“Pause before sending an email. What do I want to see come out of this communication? The other party to feel diminished or encouraged?” Sharon Salzberg, Real Happiness at Work: Meditations for Accomplishment, Achievement, and Peace
Email has made it quite easy to speak your mind. How many of us are guilty of pounding out a scathing response to an email that we received from someone else who wrote from a moment of passion? Chances are, unless you’ve been asleep for the first decade of the 21st century, you have had your own experiences of composing and sending an email that did little to be helpful and much to be hurtful or detrimental to an already emotional situation.

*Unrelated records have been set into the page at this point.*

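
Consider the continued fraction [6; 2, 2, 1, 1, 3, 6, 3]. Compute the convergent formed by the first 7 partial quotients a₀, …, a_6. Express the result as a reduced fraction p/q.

Starting at the tail and folding back:
Start with 6.
3 + 1/(6/1) = 3 + 1/6 = 19/6
1 + 1/(19/6) = 1 + 6/19 = 25/19
1 + 1/(25/19) = 1 + 19/25 = 44/25
2 + 1/(44/25) = 2 + 25/44 = 113/44
2 + 1/(113/44) = 2 + 44/113 = 270/113
6 + 1/(270/113) = 6 + 113/270 = 1733/270

1733/270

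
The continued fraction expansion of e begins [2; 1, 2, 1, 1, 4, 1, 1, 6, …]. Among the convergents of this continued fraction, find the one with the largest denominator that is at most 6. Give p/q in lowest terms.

List convergents until the denominator exceeds the bound:
a_0 = 2: 2/1  (≤ bound)
a_1 = 1: 3/1  (≤ bound)
a_2 = 2: 8/3  (≤ bound)
a_3 = 1: 11/4  (≤ bound)
a_4 = 1: 19/7  (> 6, stop)

11/4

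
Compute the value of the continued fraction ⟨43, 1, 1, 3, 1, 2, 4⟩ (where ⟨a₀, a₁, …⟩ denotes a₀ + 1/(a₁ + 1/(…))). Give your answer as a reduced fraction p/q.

Compute successive convergents:
a_0 = 43: 43/1
a_1 = 1: 44/1
a_2 = 1: 87/2
a_3 = 3: 305/7
a_4 = 1: 392/9
a_5 = 2: 1089/25
a_6 = 4: 4748/109

4748/109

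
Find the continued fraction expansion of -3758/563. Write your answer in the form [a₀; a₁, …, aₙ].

-3758 = -7·563 + 183, so a_0 = -7
563 = 3·183 + 14, so a_1 = 3
183 = 13·14 + 1, so a_2 = 13
14 = 14·1 + 0, so a_3 = 14

[-7; 3, 13, 14]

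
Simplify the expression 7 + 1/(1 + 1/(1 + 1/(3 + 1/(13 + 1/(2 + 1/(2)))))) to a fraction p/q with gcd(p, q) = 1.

Compute successive convergents:
a_0 = 7: 7/1
a_1 = 1: 8/1
a_2 = 1: 15/2
a_3 = 3: 53/7
a_4 = 13: 704/93
a_5 = 2: 1461/193
a_6 = 2: 3626/479

3626/479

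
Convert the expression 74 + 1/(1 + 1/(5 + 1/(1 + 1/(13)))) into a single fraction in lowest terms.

Build up convergents one term at a time:
a_0 = 74: 74/1
a_1 = 1: 75/1
a_2 = 5: 449/6
a_3 = 1: 524/7
a_4 = 13: 7261/97

7261/97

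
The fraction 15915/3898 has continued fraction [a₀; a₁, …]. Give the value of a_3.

1

15915 = 4·3898 + 323, so a_0 = 4
3898 = 12·323 + 22, so a_1 = 12
323 = 14·22 + 15, so a_2 = 14
22 = 1·15 + 7, so a_3 = 1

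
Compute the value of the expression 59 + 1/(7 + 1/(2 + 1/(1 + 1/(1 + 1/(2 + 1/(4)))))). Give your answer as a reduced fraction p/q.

24896/421

Compute successive convergents:
a_0 = 59: 59/1
a_1 = 7: 414/7
a_2 = 2: 887/15
a_3 = 1: 1301/22
a_4 = 1: 2188/37
a_5 = 2: 5677/96
a_6 = 4: 24896/421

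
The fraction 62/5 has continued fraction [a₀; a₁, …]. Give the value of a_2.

Apply division with remainder until the remainder is 0:
⌊62/5⌋ = 12, remainder 2
⌊5/2⌋ = 2, remainder 1
⌊2/1⌋ = 2, remainder 0

2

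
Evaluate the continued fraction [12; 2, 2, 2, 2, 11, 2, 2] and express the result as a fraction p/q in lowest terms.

Start with 2.
2 + 1/(2/1) = 2 + 1/2 = 5/2
11 + 1/(5/2) = 11 + 2/5 = 57/5
2 + 1/(57/5) = 2 + 5/57 = 119/57
2 + 1/(119/57) = 2 + 57/119 = 295/119
2 + 1/(295/119) = 2 + 119/295 = 709/295
2 + 1/(709/295) = 2 + 295/709 = 1713/709
12 + 1/(1713/709) = 12 + 709/1713 = 21265/1713

21265/1713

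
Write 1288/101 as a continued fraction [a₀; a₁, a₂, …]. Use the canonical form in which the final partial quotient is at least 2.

⌊1288/101⌋ = 12, remainder 76
⌊101/76⌋ = 1, remainder 25
⌊76/25⌋ = 3, remainder 1
⌊25/1⌋ = 25, remainder 0

[12; 1, 3, 25]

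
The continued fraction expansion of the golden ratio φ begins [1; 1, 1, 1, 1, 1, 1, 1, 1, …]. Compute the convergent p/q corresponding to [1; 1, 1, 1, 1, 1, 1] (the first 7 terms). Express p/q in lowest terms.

21/13

Starting at the tail and folding back:
Start with 1.
1 + 1/(1/1) = 1 + 1/1 = 2/1
1 + 1/(2/1) = 1 + 1/2 = 3/2
1 + 1/(3/2) = 1 + 2/3 = 5/3
1 + 1/(5/3) = 1 + 3/5 = 8/5
1 + 1/(8/5) = 1 + 5/8 = 13/8
1 + 1/(13/8) = 1 + 8/13 = 21/13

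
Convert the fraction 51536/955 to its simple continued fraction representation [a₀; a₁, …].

Run the Euclidean algorithm, recording each quotient:
⌊51536/955⌋ = 53, remainder 921
⌊955/921⌋ = 1, remainder 34
⌊921/34⌋ = 27, remainder 3
⌊34/3⌋ = 11, remainder 1
⌊3/1⌋ = 3, remainder 0

[53; 1, 27, 11, 3]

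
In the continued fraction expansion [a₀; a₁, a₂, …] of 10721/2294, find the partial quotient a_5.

10721 = 4·2294 + 1545, so a_0 = 4
2294 = 1·1545 + 749, so a_1 = 1
1545 = 2·749 + 47, so a_2 = 2
749 = 15·47 + 44, so a_3 = 15
47 = 1·44 + 3, so a_4 = 1
44 = 14·3 + 2, so a_5 = 14

14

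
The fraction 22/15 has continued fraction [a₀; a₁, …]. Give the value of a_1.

Repeatedly divide and take the remainder:
22 = 1·15 + 7, so a_0 = 1
15 = 2·7 + 1, so a_1 = 2

2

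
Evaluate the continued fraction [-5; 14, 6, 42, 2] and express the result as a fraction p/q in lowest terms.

-35753/7253

Starting at the tail and folding back:
Start with 2.
42 + 1/(2/1) = 42 + 1/2 = 85/2
6 + 1/(85/2) = 6 + 2/85 = 512/85
14 + 1/(512/85) = 14 + 85/512 = 7253/512
-5 + 1/(7253/512) = -5 + 512/7253 = -35753/7253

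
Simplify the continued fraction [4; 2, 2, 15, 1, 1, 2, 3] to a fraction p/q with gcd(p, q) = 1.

Collapse the nested fraction from the inside out:
Start with 3.
2 + 1/(3/1) = 2 + 1/3 = 7/3
1 + 1/(7/3) = 1 + 3/7 = 10/7
1 + 1/(10/7) = 1 + 7/10 = 17/10
15 + 1/(17/10) = 15 + 10/17 = 265/17
2 + 1/(265/17) = 2 + 17/265 = 547/265
2 + 1/(547/265) = 2 + 265/547 = 1359/547
4 + 1/(1359/547) = 4 + 547/1359 = 5983/1359

5983/1359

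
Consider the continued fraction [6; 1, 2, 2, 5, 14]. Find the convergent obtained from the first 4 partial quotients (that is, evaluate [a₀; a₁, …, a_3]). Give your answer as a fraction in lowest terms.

47/7

a_0 = 6: 6/1
a_1 = 1: 7/1
a_2 = 2: 20/3
a_3 = 2: 47/7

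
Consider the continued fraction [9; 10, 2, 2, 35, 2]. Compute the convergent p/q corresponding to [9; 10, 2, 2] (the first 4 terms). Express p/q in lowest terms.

Start with 2.
2 + 1/(2/1) = 2 + 1/2 = 5/2
10 + 1/(5/2) = 10 + 2/5 = 52/5
9 + 1/(52/5) = 9 + 5/52 = 473/52

473/52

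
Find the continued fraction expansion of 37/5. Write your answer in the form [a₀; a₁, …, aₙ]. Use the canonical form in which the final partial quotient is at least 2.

⌊37/5⌋ = 7, remainder 2
⌊5/2⌋ = 2, remainder 1
⌊2/1⌋ = 2, remainder 0

[7; 2, 2]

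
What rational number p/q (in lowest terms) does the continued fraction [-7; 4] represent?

Collapse the nested fraction from the inside out:
Start with 4.
-7 + 1/(4/1) = -7 + 1/4 = -27/4

-27/4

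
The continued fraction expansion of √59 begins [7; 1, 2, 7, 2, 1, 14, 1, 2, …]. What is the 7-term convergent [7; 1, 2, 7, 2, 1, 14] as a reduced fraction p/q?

7781/1013

a_0 = 7: 7/1
a_1 = 1: 8/1
a_2 = 2: 23/3
a_3 = 7: 169/22
a_4 = 2: 361/47
a_5 = 1: 530/69
a_6 = 14: 7781/1013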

There’s something about email that seems to make it OK to speak to other people in ways that we would dare not speak to them in person.

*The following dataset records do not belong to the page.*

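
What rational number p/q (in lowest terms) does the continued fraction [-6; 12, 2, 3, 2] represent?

Start with 2.
3 + 1/(2/1) = 3 + 1/2 = 7/2
2 + 1/(7/2) = 2 + 2/7 = 16/7
12 + 1/(16/7) = 12 + 7/16 = 199/16
-6 + 1/(199/16) = -6 + 16/199 = -1178/199

-1178/199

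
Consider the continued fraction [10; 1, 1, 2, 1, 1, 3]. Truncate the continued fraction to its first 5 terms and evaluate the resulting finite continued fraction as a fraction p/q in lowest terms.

Work from the innermost term outward:
Start with 1.
2 + 1/(1/1) = 2 + 1/1 = 3/1
1 + 1/(3/1) = 1 + 1/3 = 4/3
1 + 1/(4/3) = 1 + 3/4 = 7/4
10 + 1/(7/4) = 10 + 4/7 = 74/7

74/7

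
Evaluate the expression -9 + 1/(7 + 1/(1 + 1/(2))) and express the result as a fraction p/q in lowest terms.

a_0 = -9: -9/1
a_1 = 7: -62/7
a_2 = 1: -71/8
a_3 = 2: -204/23

-204/23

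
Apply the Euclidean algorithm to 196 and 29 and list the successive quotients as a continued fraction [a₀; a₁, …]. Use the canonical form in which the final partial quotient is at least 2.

[6; 1, 3, 7]

196 ÷ 29 → quotient 6, remainder 22
29 ÷ 22 → quotient 1, remainder 7
22 ÷ 7 → quotient 3, remainder 1
7 ÷ 1 → quotient 7, remainder 0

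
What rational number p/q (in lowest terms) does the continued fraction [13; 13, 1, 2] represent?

536/41

Work from the innermost term outward:
Start with 2.
1 + 1/(2/1) = 1 + 1/2 = 3/2
13 + 1/(3/2) = 13 + 2/3 = 41/3
13 + 1/(41/3) = 13 + 3/41 = 536/41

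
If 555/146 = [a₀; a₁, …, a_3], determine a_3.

29

Run the Euclidean algorithm, recording each quotient:
555 ÷ 146 → quotient 3, remainder 117
146 ÷ 117 → quotient 1, remainder 29
117 ÷ 29 → quotient 4, remainder 1
29 ÷ 1 → quotient 29, remainder 0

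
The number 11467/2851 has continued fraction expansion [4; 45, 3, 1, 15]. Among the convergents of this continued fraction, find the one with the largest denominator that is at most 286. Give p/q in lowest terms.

a_0 = 4: 4/1  (≤ bound)
a_1 = 45: 181/45  (≤ bound)
a_2 = 3: 547/136  (≤ bound)
a_3 = 1: 728/181  (≤ bound)
a_4 = 15: 11467/2851  (> 286, stop)

728/181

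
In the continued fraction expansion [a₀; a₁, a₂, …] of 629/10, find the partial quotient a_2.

9

629 ÷ 10 → quotient 62, remainder 9
10 ÷ 9 → quotient 1, remainder 1
9 ÷ 1 → quotient 9, remainder 0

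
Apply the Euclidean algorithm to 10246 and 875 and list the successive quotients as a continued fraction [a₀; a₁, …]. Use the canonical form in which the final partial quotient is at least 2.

[11; 1, 2, 2, 4, 28]

10246 = 11·875 + 621, so a_0 = 11
875 = 1·621 + 254, so a_1 = 1
621 = 2·254 + 113, so a_2 = 2
254 = 2·113 + 28, so a_3 = 2
113 = 4·28 + 1, so a_4 = 4
28 = 28·1 + 0, so a_5 = 28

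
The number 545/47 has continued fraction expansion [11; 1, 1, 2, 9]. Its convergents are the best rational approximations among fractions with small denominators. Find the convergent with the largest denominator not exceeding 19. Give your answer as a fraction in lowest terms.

58/5

a_0 = 11: 11/1  (≤ bound)
a_1 = 1: 12/1  (≤ bound)
a_2 = 1: 23/2  (≤ bound)
a_3 = 2: 58/5  (≤ bound)
a_4 = 9: 545/47  (> 19, stop)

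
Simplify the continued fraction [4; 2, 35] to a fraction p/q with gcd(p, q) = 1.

Work from the innermost term outward:
Start with 35.
2 + 1/(35/1) = 2 + 1/35 = 71/35
4 + 1/(71/35) = 4 + 35/71 = 319/71

319/71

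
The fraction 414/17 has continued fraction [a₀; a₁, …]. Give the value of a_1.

414 ÷ 17 → quotient 24, remainder 6
17 ÷ 6 → quotient 2, remainder 5

2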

This tendency to respond out of passion is all the more reason to “Pause” before sending that email when we find ourselves ruled by passion. A simple test I follow is this:
I ask myself: Will this email response be useful? And, as Sharon Salzberg indicates, “What do I want to see come out of this communication?” If the answer is harm to another person, then perhaps the delete button is the best option. If my email response will bring about harm to another, even in the spirit of revenge, then is it really expedient to send that message?
We don’t have to be discourteous and thoughtless with our messages. In fact, in our times, there’s just too much polarization and hate to go around already. Why would we choose to add more simply because it satisfies our own sense of revenge?
Today, don’t be afraid to “Pause” before sending that email-of-vengence.” If our message is harmful to others, no good can come from it. The delete button is sometimes the best option.